Molecular tailoring of electrolyte solvents for high-performance lithium–metal batteries beyond temperature and voltage boundaries

Abstract

Electrolyte optimization is recognized as a critical strategy for enhancing both the long-term cycling stability and safety performance of lithium-ion batteries. Modified electrolytes must possess the following critical properties, including suppressed decomposition reactions, reduced viscosity at low temperatures, and enhanced ionic transport capabilities, while ensuring compatibility with high-voltage cathodes and optimizing the formation of both solid electrolyte interphases (SEI) and cathode electrolyte interphases (CEI). With the inherent limitations of traditional carbonate-based systems, emerging solvents including fluorinated, ether, sulfone and siloxane-based solvents demonstrate significant potential due to their intrinsic safety and wide temperature adaptability.

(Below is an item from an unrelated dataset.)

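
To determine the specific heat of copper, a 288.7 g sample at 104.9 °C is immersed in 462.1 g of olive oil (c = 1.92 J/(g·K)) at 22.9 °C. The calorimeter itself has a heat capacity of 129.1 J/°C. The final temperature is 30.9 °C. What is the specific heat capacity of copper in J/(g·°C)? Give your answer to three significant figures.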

Fluorinated solvents reduce the formation of lithium dendrites to improve safety, and ether-based solvents have low viscosity and excellent low-temperature performance for extreme environments, while sulfone and siloxane-based solvents exhibit excellent thermal stability and interfacial compatibility to extend cell longevity, respectively. Through synergistic molecular design and experimental optimization, such advanced electrolyte systems not only underpin the development of high-energy-density lithium-ion batteries but also establish the basis for breakthroughs in energy storage technology, especially in electric vehicles, renewable energy systems and operation under extreme conditions. Future research should prioritize innovations in high-performance electrolytes that will accelerate the progress of the global energy transition and contribute to carbon neutrality objectives.